No fui el único de aquel variopinto grupo que pasó un mal rato. Sin embargo, para que no se me acuse de hipocresía o de ocultar mi necedad, confieso que en cuanto volví a estar a oscuras, el corazón me dio un brinco, pero no por el éxito que acababa de tener nuestra estrategia, sino por el de aquella mirada reprobatoria lanzada a los maravillosos ojos negros de Karamaneh, a la infiel y malvada Karamaneh. ¡Demasiado para mí!

Apenas habían transcurrido diez segundos desde que se cerrara la puerta cuando Smith volvió a escupir la mordaza, maldijo por lo bajo y estiró sus entumecidos miembros, ya libres de ataduras. Un minuto después, yo había recuperado la libertad, aunque no del todo; mirara donde mirase —a la derecha, a la izquierda, hacia el interior de mi conciencia— veía dos ojos negros y enigmáticos que escudriñaban los míos.

—¿Y ahora qué? —susurré.

—Déjeme pensar —contestó Smith—. Un movimiento en falso y estamos perdidos.

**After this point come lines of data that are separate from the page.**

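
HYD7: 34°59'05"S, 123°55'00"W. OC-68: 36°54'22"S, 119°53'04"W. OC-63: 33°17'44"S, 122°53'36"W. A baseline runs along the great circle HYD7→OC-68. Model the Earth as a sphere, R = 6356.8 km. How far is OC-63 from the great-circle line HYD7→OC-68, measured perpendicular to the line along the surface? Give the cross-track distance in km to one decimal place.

HYD7: φ = -34.98472°, λ = -123.91667°
OC-68: φ = -36.90611°, λ = -119.88444°
OC-63: φ = -33.29556°, λ = -122.89333°
δ₁₃ = central angle HYD7→OC-63 = 0.032979 rad  (haversine)
θ₁₃ = bearing HYD7→OC-63 = 26.919°,  θ₁₂ = bearing HYD7→OC-68 = 121.653°
dₓₜ = R·arcsin(sin δ₁₃ · sin(θ₁₃ − θ₁₂)) = 6356.8·arcsin(0.03297·sin(-94.734°)) = -208.928 km
|dₓₜ| = 208.928 km

208.9 km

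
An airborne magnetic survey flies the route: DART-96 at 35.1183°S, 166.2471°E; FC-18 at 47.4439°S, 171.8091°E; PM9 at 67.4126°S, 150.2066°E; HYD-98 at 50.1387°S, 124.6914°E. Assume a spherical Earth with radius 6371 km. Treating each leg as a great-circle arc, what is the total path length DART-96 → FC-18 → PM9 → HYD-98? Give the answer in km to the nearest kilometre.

6368 km

DART-96→FC-18: c = 0.227001 rad, d = 1446.22 km
FC-18→PM9: c = 0.398527 rad, d = 2539.02 km
PM9→HYD-98: c = 0.373963 rad, d = 2382.52 km
Total = 1446.22 + 2539.02 + 2382.52 = 6367.76 km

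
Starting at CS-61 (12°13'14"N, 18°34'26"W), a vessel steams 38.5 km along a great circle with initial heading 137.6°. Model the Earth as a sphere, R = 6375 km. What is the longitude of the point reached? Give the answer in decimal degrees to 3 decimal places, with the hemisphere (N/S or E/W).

CS-61: φ = +12.22056°, λ = -18.57389°
δ = d/R = 38.5/6375 = 0.006039 rad
φ₂ = arcsin(sin φ₁ cos δ + cos φ₁ sin δ cos θ)
   = arcsin(0.21168·0.99998 + 0.97734·0.00604·-0.73846) = 11.96493°
λ₂ = λ₁ + atan2(sin θ sin δ cos φ₁, cos δ − sin φ₁ sin φ₂) = -18.33538°

18.335°W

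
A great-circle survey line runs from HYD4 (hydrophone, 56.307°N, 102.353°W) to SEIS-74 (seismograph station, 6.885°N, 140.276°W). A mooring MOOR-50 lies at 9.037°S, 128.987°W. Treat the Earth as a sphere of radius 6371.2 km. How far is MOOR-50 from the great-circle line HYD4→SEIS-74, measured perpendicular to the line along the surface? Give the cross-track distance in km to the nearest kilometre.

1852 km

δ₁₃ = central angle HYD4→MOOR-50 = 1.203562 rad  (haversine)
θ₁₃ = bearing HYD4→MOOR-50 = 208.317°,  θ₁₂ = bearing HYD4→SEIS-74 = 226.202°
dₓₜ = R·arcsin(sin δ₁₃ · sin(θ₁₃ − θ₁₂)) = 6371.2·arcsin(0.93332·sin(-17.885°)) = -1852.110 km
|dₓₜ| = 1852.110 km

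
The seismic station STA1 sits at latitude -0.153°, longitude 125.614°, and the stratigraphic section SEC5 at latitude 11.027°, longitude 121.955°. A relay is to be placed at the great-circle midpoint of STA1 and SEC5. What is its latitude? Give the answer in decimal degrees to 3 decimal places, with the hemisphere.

Bx = cos φ₂ cos Δλ = 0.979536,  By = cos φ₂ sin Δλ = -0.062640
φₘ = atan2(sin φ₁ + sin φ₂, √((cos φ₁ + Bx)² + By²)) = 5.43976°
λₘ = λ₁ + atan2(By, cos φ₁ + Bx) = 123.80155°

5.440°N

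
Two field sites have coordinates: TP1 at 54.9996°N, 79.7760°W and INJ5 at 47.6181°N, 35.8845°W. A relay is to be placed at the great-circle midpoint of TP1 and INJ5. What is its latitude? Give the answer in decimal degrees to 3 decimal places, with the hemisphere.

53.378°N

Bx = cos φ₂ cos Δλ = 0.485771,  By = cos φ₂ sin Δλ = 0.467329
φₘ = atan2(sin φ₁ + sin φ₂, √((cos φ₁ + Bx)² + By²)) = 53.37827°
λₘ = λ₁ + atan2(By, cos φ₁ + Bx) = -55.97154°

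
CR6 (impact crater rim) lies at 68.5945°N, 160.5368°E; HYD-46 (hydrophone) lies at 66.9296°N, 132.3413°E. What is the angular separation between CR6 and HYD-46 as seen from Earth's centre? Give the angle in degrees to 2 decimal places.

10.70°

Δφ = -1.6649°,  Δλ = -28.1955°
a = sin²(Δφ/2) + cos φ₁ cos φ₂ sin²(Δλ/2) = 0.008696
c = 2·arcsin(√a) = 0.186778 rad = 10.7016°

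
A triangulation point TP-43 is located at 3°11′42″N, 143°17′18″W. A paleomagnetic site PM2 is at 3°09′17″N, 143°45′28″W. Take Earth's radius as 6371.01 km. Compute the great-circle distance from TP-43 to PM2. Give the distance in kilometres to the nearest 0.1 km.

TP-43: φ = +3.19500°, λ = -143.28833°
PM2: φ = +3.15472°, λ = -143.75778°
Δφ = -0.0403°,  Δλ = -0.4694°
a = sin²(Δφ/2) + cos φ₁ cos φ₂ sin²(Δλ/2) = 0.000017
c = 2·arcsin(√a) = 0.008211 rad = 0.4705°
d = R·c = 6371.01 × 0.008211 = 52.3 km

52.3 km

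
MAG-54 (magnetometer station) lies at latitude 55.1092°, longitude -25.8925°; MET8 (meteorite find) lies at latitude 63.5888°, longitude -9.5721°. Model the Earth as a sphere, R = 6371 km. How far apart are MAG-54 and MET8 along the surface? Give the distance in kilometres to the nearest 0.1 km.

Δφ = 8.4796°,  Δλ = 16.3204°
a = sin²(Δφ/2) + cos φ₁ cos φ₂ sin²(Δλ/2) = 0.010592
c = 2·arcsin(√a) = 0.206200 rad = 11.8144°
d = R·c = 6371 × 0.206200 = 1313.7 km

1313.7 km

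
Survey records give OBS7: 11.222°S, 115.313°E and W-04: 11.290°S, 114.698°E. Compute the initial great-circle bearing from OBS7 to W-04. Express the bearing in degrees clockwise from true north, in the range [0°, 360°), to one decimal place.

263.5°

Δλ = -0.6150°
y = sin Δλ · cos φ₂ = -0.010526
x = cos φ₁ sin φ₂ − sin φ₁ cos φ₂ cos Δλ = -0.001198
θ = atan2(y, x) = -96.4922° → 263.5078° (mod 360°)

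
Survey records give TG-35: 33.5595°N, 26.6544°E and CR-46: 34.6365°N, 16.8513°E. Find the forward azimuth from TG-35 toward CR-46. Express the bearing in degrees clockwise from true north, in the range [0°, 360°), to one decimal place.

280.3°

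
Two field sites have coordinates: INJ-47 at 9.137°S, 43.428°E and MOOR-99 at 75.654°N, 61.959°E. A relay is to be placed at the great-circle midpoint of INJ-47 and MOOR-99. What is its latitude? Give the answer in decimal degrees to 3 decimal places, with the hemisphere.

33.479°N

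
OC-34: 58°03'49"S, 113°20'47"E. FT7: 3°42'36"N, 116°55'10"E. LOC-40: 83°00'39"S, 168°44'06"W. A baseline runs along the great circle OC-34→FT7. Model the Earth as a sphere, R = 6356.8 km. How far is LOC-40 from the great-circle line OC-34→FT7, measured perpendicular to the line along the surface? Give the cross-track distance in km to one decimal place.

984.2 km

OC-34: φ = -58.06361°, λ = +113.34639°
FT7: φ = +3.71000°, λ = +116.91944°
LOC-40: φ = -83.01083°, λ = -168.73500°
δ₁₃ = central angle OC-34→LOC-40 = 0.543697 rad  (haversine)
θ₁₃ = bearing OC-34→LOC-40 = 166.702°,  θ₁₂ = bearing OC-34→FT7 = 4.045°
dₓₜ = R·arcsin(sin δ₁₃ · sin(θ₁₃ − θ₁₂)) = 6356.8·arcsin(0.51730·sin(162.657°)) = 984.161 km
|dₓₜ| = 984.161 km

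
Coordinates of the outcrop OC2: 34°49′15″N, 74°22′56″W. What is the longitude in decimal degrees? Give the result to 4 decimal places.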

—¿Cuánto tiempo lleva aquí?

—Desde ayer por la noche.

—¿Fu-Manchú está…?

—¡Fu-Manchú está aquí! —aseveró Smith—, y no sólo Fu-Manchú, sino también alguien más.

—¿Alguien más?

—Un superior, según parece. Sospecho la identidad de esa persona, pero sólo es una conjetura. Está sucediendo algo fuera de lo normal, Petrie, de lo contrario, yo llevaría veinticuatro horas muerto. Fu-Manchú está pendiente de algo aún más importante que mi ejecución… y ese algo sólo puede ser el visitante misterioso del que le hablo. Su seductora amiga, Karamaneh, se ha engalanado con el sugestivo atuendo típico en su honor, supongo. —Calló en seco; después añadió—: ¡Daría quinientas libras por echar un vistazo al rostro del visitante!

—¿Burke está…?

—Sabe Dios qué ha sido de Burke, Petrie. Nos pillaron desprevenidos en el local del simpático Shen Yan, donde, entre un variado elenco de jugadores de póquer, perdíamos dinero como caballeros.

—Pero Weymouth…

—A Burke y a mí nos golpearon en la nuca con un golpe seco, querido Petrie, y nos sacaron de allí algunas horas antes de la redada de Weymouth. Oh, no sé cómo se las arreglaron para burlar la vigilancia de la policía, pero mi presencia aquí prueba que lo consiguieron. ¿Va armado?

—No. Llevaba la pistola en la gabardina y me la han quitado.

La luz tenue que se colaba por la ventana rota me permitió ver que Smith se estiraba el lóbulo de la oreja izquierda con aire meditabundo.

—Yo tampoco tengo armas —musitó—. Tendremos que escapar por la ventana…

—¡Está a muchos metros del suelo!

—¡Ah! Lo imaginaba. Si tuviera una pistola o un revólver…

—¿Qué haría?

—Me presentaría en esa reunión tan importante que, estoy seguro, se celebra en alguna parte de esta casa y esta misma noche mi batalla contra la banda de Fu-Manchú habría terminado… ¡Acabaría con la amenaza amarilla! Creo que Fu-Manchú y todo su grupo no son los únicos que están aquí esta noche. Si mis sospechas son ciertas, cierto mandarín, el auténtico jefe del grupo, ¡se encuentra aquí también!